We plan to start sessions/runs of the Stack in a production environment.
We’ll need to ensure that ANY data produced in these runs are properly tagged in reference to conditions used during these runs:
- software version (Stack, …)
- origin of input data
- description of input date
- values of run parameters
Is there anythng foreseen or available in the LSST software, in terms of logging data, conventions, formats, or even database, to conventionnally store and retrieve run data?
Thanks for any suggestion
In calendar 2016 we hope to investigate and develop “workflow” solutions that would provide storage and discovery of run information (“processing metadata”) in a database such as you are asking for, but our current facilities are rather more primitive.
CmdLineTasks persist the configuration (“values of run parameters”) to the output repository.
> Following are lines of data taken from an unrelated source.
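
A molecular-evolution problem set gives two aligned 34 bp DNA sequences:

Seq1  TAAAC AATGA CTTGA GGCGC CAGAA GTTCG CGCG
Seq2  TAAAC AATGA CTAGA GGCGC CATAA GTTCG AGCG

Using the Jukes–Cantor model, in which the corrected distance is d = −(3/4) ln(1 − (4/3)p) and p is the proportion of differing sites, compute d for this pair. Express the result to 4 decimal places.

Differing sites — 13:T/A; 23:G/T; 31:C/A.
p = 3/34 = 0.088235.
d = −0.75 · ln(1 − (4/3)·0.088235) = −0.75 · ln(0.882353) = −0.75 · (-0.125163) = 0.0939.

0.0939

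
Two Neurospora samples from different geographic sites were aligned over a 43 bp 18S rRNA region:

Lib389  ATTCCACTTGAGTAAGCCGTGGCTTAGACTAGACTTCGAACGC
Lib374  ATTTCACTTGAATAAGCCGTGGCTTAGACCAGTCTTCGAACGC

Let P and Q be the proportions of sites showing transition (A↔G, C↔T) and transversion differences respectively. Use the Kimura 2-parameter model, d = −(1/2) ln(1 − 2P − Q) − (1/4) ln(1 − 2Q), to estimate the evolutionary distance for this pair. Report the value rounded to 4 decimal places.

The sequences differ at positions 4 (C/T, transition), 12 (G/A, transition), 30 (T/C, transition), 33 (A/T, transversion).
Of the 4 differences, 3 transitions and 1 transversion over 43 sites: P = 3/43 = 0.069767, Q = 1/43 = 0.023256.
d = −0.5·ln(0.837210) − 0.25·ln(0.953488) = −0.5·(-0.177680) − 0.25·(-0.047628) = 0.1007.

0.1007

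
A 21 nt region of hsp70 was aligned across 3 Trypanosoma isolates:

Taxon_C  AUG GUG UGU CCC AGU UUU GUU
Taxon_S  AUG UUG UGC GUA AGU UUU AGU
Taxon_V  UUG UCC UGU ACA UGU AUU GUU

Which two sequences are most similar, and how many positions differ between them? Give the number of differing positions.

7

Pairwise Hamming distances:
  Taxon_C vs Taxon_S: 7
  Taxon_C vs Taxon_V: 8
  Taxon_S vs Taxon_V: 10
The smallest is 7, between Taxon_C and Taxon_S.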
Software versions can be obtained using “
eups list --setup” and are persisted by the
ctrl_orca orchestration layer, if that is used (itself or with
(DM-3372, which is not currently scheduled, may also be relevant.)
I think some of this would also relate to the provenance system that @jbecla is prototyping?
Yup, I’d be very interested in connecting my provenance prototype with pipelines but I heard pipeline orchestration code is not ready for that yet and it is better to wait.
ctrl_orca when executed through ctrl_execute (via runOrca.py) will execute “eups list --setup” and deposit it in the output directory.
The orchestration software itself used ctrl_provenance when policy files were in use, and saved the software versions to the database (along with other things). When the switchover to pex_config happened, orchestration switched to that as well. When the new provenance code is ready, we can get that functionality added back into Orca.